Minister of Lands and Natural Resources, Samuel Abu Jinapor has expressed his displeasure on illicit logging and trading of Rosewood in the country.
According to the Minister, he finds it worrisome that the illicit traders have devised a modus operandi of getting people to step up in their stead to purchase the Rosewood and later get them exported.
According to him, his Ministry will now “move one step forward" to prohibit such mechanism from working.
Mr Jinapor noted that he frowns on the practice where confiscated Rosewood still ends up in the hands of those who illegally log and sell them.
“It’s about time for us to interrogate how Rosewood is disposed of when they are confiscated. If the situation is that persons who are behind the trade find a mechanism and go through the backdoor to get fronts to buy the wood for them, it will not work.”

He added that “I thought I should say it publicly so that all of us begin to examine it. So in the shortest possible time, we can either review the policy or if it requires us to go to Parliament to amend the law to ensure that the disposal of illegally procured Rosewood is redone or rearranged in a manner that does not have it end up in the hands of the people who are behind the trade, we may have to look at it.”
He urged stakeholders to come up with necessary policies that will rebuild the timber industry.
“Because you are in the industry, you understand how the industry works and you certainly will appreciate the type of measures or interventions which are required to ensure that the once vibrant timber industry of our country gets revamped so we will be counting on you.”

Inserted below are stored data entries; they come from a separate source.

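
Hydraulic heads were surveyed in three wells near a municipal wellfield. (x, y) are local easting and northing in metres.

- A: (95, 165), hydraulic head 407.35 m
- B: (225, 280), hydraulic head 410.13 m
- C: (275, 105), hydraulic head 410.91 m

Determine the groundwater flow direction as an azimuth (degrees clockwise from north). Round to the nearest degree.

Three-point gradient (reference A): Δ to B = (130, 115, +2.78), Δ to C = (180, -60, +3.56).
∂h/∂x = +0.02022, ∂h/∂y = +0.001319 (det = -28500).
Flow direction (−∇h) has components (-0.02022 E, -0.001319 N).
Azimuth = atan2(E, N) = atan2(-0.02022, -0.001319) = 266.3° ≈ 266°.

266°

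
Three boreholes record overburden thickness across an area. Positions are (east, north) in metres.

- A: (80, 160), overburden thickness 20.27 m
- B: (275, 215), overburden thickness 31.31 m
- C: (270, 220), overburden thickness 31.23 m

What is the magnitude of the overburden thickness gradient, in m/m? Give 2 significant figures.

Taking A as reference: B−A = (195, 55, +11.04); C−A = (190, 60, +10.96).
Solve a·Δx + b·Δy = Δd: det = 195·60 − 190·55 = 1250.
∂d/∂x = [(+11.04)·60 − (+10.96)·55] / 1250 = +0.04768
∂d/∂y = [195·(+10.96) − 190·(+11.04)] / 1250 = +0.03168
|∇f| = √(0.04768² + 0.03168²) = 0.05725 m/m

0.057 m/m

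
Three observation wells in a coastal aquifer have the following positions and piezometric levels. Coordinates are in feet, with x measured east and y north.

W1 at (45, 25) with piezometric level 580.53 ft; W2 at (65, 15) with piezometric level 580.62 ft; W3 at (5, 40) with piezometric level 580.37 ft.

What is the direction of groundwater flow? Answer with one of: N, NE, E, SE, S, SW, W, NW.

With h = a·x + b·y + c and W1 as origin, the differences give:
  20·a + (-10)·b = +0.09
  (-40)·a + 15·b = -0.16
Eliminate b (×15 and ×(-10), subtract): -100·a = -0.250 → a = ∂h/∂x = +0.002500
Back-substitute: b = ∂h/∂y = -0.004000.
Flow = −∇h = (-0.002500 east, +0.004000 north), which points northwest.

NW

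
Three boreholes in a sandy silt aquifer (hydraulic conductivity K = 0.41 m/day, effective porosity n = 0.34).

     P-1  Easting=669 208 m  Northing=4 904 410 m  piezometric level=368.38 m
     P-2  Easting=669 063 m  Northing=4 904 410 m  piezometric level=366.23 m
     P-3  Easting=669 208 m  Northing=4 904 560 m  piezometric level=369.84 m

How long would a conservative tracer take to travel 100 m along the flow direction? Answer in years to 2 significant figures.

∂h/∂x = (366.23 − 368.38) / (669063 − 669208) = +0.01483
∂h/∂y = (369.84 − 368.38) / (4904560 − 4904410) = +0.009733
|∇h| = √(0.01483² + 0.009733²) = 0.01774
Seepage velocity v = K·i/n = 0.41 × 0.01774 / 0.34 = 0.02139 m/day.
t = 100 / 0.02139 = 4675 days = 12.8 years.

13 years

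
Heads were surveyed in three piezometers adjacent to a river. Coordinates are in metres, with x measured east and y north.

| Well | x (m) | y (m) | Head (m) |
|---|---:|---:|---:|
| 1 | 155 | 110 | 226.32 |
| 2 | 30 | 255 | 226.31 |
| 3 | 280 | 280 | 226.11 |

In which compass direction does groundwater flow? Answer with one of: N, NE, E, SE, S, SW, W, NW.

NE

Differences from 1: to 2 (Δx, Δy, Δh) = (-125, 145, -0.01); to 3 = (125, 170, -0.21).
Solve a·Δx + b·Δy = Δh: det = (-125)·170 − 125·145 = -39375.
∂h/∂x = [(-0.01)·170 − (-0.21)·145] / -39375 = -0.0007302
∂h/∂y = [(-125)·(-0.21) − 125·(-0.01)] / -39375 = -0.0006984
Flow = −∇h = (+0.0007302 east, +0.0006984 north), which points northeast.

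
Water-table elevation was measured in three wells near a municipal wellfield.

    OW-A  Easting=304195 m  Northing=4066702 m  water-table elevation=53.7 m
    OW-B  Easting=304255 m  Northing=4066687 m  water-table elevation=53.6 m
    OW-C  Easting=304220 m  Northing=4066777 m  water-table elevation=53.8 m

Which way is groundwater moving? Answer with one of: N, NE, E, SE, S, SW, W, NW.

Taking OW-A as reference: OW-B−OW-A = (60, -15, -0.1); OW-C−OW-A = (25, 75, +0.1).
Determinant of the coordinate differences = 60·75 − 25·(-15) = 4875.
∂h/∂x = [(-0.1)·75 − (+0.1)·(-15)] / 4875 = -0.001231
∂h/∂y = [60·(+0.1) − 25·(-0.1)] / 4875 = +0.001744
Flow = −∇h = (+0.001231 east, -0.001744 north), which points southeast.

SE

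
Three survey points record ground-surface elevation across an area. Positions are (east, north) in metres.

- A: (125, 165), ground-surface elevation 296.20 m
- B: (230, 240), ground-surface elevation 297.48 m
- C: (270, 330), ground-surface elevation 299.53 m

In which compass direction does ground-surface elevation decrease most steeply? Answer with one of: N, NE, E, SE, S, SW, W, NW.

Taking A as reference: B−A = (105, 75, +1.28); C−A = (145, 165, +3.33).
Determinant of the coordinate differences = 105·165 − 145·75 = 6450.
∂z/∂x = [(+1.28)·165 − (+3.33)·75] / 6450 = -0.005977
∂z/∂y = [105·(+3.33) − 145·(+1.28)] / 6450 = +0.02543
Steepest decrease is along −∇f = (+0.005977 E, -0.02543 N) → south.

S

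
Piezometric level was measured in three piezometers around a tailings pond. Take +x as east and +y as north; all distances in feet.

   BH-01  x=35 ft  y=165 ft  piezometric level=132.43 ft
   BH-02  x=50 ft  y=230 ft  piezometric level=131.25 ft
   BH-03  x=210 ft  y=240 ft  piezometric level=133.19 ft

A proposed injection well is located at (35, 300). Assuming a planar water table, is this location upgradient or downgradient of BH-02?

downgradient

Taking BH-01 as reference: BH-02−BH-01 = (15, 65, -1.18); BH-03−BH-01 = (175, 75, +0.76).
Determinant of the coordinate differences = 15·75 − 175·65 = -10250.
∂h/∂x = [(-1.18)·75 − (+0.76)·65] / -10250 = +0.01345
∂h/∂y = [15·(+0.76) − 175·(-1.18)] / -10250 = -0.02126
Head at (35, 300) = 132.43 + (+0.01345)·(0) + (-0.02126)·(135) = 129.56 ft.
That is lower than the 131.25 ft at BH-02, so the point is downgradient.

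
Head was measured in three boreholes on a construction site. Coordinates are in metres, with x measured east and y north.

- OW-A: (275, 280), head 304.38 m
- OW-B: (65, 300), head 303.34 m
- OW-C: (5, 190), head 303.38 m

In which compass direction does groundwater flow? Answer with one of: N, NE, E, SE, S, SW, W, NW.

Three-point gradient (reference OW-A): Δ to OW-B = (-210, 20, -1.04), Δ to OW-C = (-270, -90, -1.00).
∂h/∂x = +0.004675, ∂h/∂y = -0.002914 (det = 24300).
Flow = −∇h = (-0.004675 east, +0.002914 north), which points northwest.

NW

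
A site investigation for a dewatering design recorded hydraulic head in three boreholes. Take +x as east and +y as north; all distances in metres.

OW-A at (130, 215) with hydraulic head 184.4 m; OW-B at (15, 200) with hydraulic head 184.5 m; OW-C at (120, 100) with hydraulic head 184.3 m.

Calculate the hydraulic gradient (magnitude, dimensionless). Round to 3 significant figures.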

“The sustainable use of our natural resources that cannot be over-emphasized, we need to pay particular attention to that. And I am particularly excited that Rosewood turns out to be under you. There is a big issue. Rosewood continues to be a big issue for us. There is a ban on it and we expect that the ban is enforced and enforced strictly,” he added.
The minister proposed measures to ensure that Rosewood is utilised in a sustainable manner.
"So we get to a point where we have a comprehensive strategy which can ensure that we lift the ban and get the economic value out of it within the context where it does not become unsustainable because in the end when we are talking about the reason why there is a ban, is because the harvesting or the utilisation of this species is largely unsustainable,” he said.
Commenting on illegal mining, he stated that the law which amended the disposal of equipment used in illegal small scale mining should be given a second glance, adding that when the mining equipment are confiscated by law, they should be auctioned to the public sector.
"They have to be allocated to public institutions, but we no have legal right to hand over the excavators to private individuals. The owners of the excavators cannot find fronts to come and participate in the auction to buy the excavators and then turn around to sell it to them and that obviously would be an incentive for that trade," he stated.